For the record: I was the woman in a plain, khaki-colored trench coat and matching hat who waited patiently at the university bookstore as a line of admirers of yours moved slowly forward, for Dr. K——to sign copies of The Ethical Life: 21st Century Challenges. (A slender theological treatise, not a mega-bestseller of course but a quite respectable bestseller, most popular in university and upscale suburban communities.) I knew your “brilliant” book would disappoint yet I purchased it and eagerly read to discover (yet another time) the puzzling fact: you, Dr. K——, the man, are not the individual who appears in your books; the books are clever pretenses, artificial structures you’ve created to inhabit temporarily, as a crippled, deformed individual might inhabit a structure of surpassing beauty, gazing out its windows, taking pride in posing as its owner, but only temporarily.
Yes? Isn’t this the clue to the renowned “Dr. K——”?

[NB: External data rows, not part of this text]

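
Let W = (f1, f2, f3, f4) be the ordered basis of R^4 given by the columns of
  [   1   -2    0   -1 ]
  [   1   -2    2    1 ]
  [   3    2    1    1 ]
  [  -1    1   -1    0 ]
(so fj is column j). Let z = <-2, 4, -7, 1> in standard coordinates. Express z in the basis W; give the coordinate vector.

<-2, -2, -1, 4>

We seek scalars with c_1 f1 + ... + c_4 f4 = z; equivalently solve M c = z where the columns of M are f1, ..., f4.
Solving this 4x4 system gives c = (-2, -2, -1, 4).
Check: -2f1 - 2f2 - f3 + 4f4 = <-2, 4, -7, 1>.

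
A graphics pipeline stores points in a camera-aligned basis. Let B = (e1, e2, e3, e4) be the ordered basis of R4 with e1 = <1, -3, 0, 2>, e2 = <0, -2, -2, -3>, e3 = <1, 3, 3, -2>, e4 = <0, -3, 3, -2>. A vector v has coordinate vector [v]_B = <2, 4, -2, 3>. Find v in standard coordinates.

The coordinates say v = 2e1 + 4e2 - 2e3 + 3e4; adding the scaled basis vectors gives <0, -29, -5, -10>.

<0, -29, -5, -10>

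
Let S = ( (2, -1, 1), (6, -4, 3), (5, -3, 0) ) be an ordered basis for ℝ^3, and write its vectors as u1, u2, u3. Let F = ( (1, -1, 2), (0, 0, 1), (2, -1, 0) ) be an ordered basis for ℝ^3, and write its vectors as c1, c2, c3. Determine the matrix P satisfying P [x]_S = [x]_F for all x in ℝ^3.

Let M have columns uj and N have columns cj. Then for every x, N [x]_F = x = M [x]_S, so P = N^(-1) M.
Since det N = -1, N^(-1) has integer entries; multiplying gives P = [[0, 2, 1], [1, -1, -2], [1, 2, 2]].

[[0, 2, 1], [1, -1, -2], [1, 2, 2]]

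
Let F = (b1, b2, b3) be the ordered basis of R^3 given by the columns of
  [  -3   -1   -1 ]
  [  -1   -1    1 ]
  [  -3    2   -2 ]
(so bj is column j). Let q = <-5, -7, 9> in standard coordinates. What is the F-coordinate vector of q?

<1, 4, -2>

[q]_F is the unique c with M c = q, where M has columns b1, ..., b3.
Gaussian elimination on [M | q] yields c = (1, 4, -2).
Check: b1 + 4b2 - 2b3 = <-5, -7, 9>.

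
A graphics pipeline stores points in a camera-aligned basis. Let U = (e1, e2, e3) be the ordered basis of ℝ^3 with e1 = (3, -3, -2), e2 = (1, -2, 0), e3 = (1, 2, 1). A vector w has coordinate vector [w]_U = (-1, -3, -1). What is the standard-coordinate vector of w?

The coordinates say w = -e1 - 3e2 - e3; adding the scaled basis vectors gives (-7, 7, 1).

(-7, 7, 1)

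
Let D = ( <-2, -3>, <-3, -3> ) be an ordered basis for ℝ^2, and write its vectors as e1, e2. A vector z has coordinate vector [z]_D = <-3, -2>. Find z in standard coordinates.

<12, 15>

By definition z = -3e1 - 2e2.
Summing componentwise gives <12, 15>.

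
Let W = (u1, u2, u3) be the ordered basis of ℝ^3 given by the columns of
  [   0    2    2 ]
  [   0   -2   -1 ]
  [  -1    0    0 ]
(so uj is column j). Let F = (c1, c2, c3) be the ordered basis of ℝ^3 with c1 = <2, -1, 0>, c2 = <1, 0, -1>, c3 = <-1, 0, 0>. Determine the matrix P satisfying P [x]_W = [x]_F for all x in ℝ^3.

Let M have columns uj and N have columns cj. Then for every x, N [x]_F = x = M [x]_W, so P = N^(-1) M.
Since det N = -1, N^(-1) has integer entries; multiplying gives P = [[0, 2, 1], [1, 0, 0], [1, 2, 0]].

[[0, 2, 1], [1, 0, 0], [1, 2, 0]]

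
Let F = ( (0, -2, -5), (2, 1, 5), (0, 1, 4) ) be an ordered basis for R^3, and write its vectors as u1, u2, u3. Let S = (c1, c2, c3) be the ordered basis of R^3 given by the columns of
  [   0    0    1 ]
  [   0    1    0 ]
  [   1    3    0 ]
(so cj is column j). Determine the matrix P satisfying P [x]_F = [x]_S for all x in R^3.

[[1, 2, 1], [-2, 1, 1], [0, 2, 0]]

Column j of P is [uj]_S, since P maps F-coordinates to S-coordinates.
Expressing u1 in S: u1 = c1 - 2c2 + 0·c3, so column 1 of P is (1, -2, 0).
Doing the same for each uj gives P = [[1, 2, 1], [-2, 1, 1], [0, 2, 0]].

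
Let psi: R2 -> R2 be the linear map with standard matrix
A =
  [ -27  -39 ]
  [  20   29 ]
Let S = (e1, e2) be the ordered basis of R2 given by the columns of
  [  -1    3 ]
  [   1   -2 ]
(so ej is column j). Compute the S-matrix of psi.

[[3, 0], [-3, -1]]

Let P have columns e1, e2. Then [psi]_S = P^(-1) A P.
Here det P = -1, so P^(-1) is integer; computing A P first and then P^(-1)(A P) gives [[3, 0], [-3, -1]].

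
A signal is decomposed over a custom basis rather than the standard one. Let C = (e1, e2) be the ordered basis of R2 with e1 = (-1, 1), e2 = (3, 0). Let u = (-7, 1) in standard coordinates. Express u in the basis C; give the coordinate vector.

(1, -2)

[u]_C is the unique c with M c = u, where M has columns e1, e2.
System: -c_1 + 3c_2 = -7, c_1 + 0c_2 = 1; solving gives c_1 = 1, c_2 = -2.
Check: e1 - 2e2 = (-7, 1).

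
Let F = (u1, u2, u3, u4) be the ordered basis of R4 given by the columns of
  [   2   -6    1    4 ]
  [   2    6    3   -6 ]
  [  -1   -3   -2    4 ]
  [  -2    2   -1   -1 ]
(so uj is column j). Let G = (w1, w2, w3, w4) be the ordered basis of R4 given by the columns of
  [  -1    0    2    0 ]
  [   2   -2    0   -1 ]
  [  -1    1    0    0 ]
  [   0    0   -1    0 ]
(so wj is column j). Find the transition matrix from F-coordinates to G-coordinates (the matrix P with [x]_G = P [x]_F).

[[2, 2, 1, -2], [1, -1, -1, 2], [2, -2, 1, 1], [0, 0, 1, -2]]

Column j of P is [uj]_G, since P maps F-coordinates to G-coordinates.
Expressing u1 in G: u1 = 2w1 + w2 + 2w3 + 0·w4, so column 1 of P is <2, 1, 2, 0>.
Doing the same for each uj gives P = [[2, 2, 1, -2], [1, -1, -1, 2], [2, -2, 1, 1], [0, 0, 1, -2]].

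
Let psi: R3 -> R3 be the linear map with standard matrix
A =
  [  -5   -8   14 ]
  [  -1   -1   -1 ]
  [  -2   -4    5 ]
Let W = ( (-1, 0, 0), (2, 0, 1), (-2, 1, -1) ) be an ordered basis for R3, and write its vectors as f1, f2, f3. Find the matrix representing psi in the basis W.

Let P have columns f1, ..., f3. Then [psi]_W = P^(-1) A P.
Here det P = 1, so P^(-1) is integer; computing A P first and then P^(-1)(A P) gives [[-1, -2, 2], [3, -2, -3], [1, -3, 2]].

[[-1, -2, 2], [3, -2, -3], [1, -3, 2]]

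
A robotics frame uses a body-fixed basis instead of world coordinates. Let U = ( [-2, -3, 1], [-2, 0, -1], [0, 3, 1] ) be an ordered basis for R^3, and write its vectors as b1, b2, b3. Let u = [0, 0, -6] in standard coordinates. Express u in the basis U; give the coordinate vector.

[-2, 2, -2]

[u]_U is the unique c with M c = u, where M has columns b1, ..., b3.
Row-reducing the augmented matrix [M | u] gives c = (-2, 2, -2).
Check: -2b1 + 2b2 - 2b3 = [0, 0, -6].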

For the record: several Sundays ago, you and I passed closely by each other in the State Museum of Natural History; you were gripping the hand of your five-year-old granddaughter (“Lisle,” I believe?-lovely name) and took no more notice of me than you’d have taken of any stranger passing you on the steep marble steps, descending from the Hall of Dinosaurs on the gloomy fourth floor as you were ascending; you’d stooped to smilingly speak to Lisle, and it was at that moment I noted the silly, touching ploy of you hair-combing (over the spreading bald spot), I saw Lisle’s sweet, startled face (for the child, unlike her myopic granddaddy, had seen me and “knew” me in a flash); I felt a thrill of triumph: for how easily I might have killed you then, I might have pushed you down those hard marble steps, my hands firm on your now rather rounded shoulders, the force of my rage overcoming any resistance you, a puffy, slack-bellied two-hundred-pound man of late middle age, might have mustered; immediately you’d have been thrown off balance, falling backward, with an expression of incredulous terror, and still gripping your granddaughter’s hand you’d have dragged the innocent child backward with you, toppling down the marble steps with a scream: concussion, skull fracture, brain hemorrhage, death!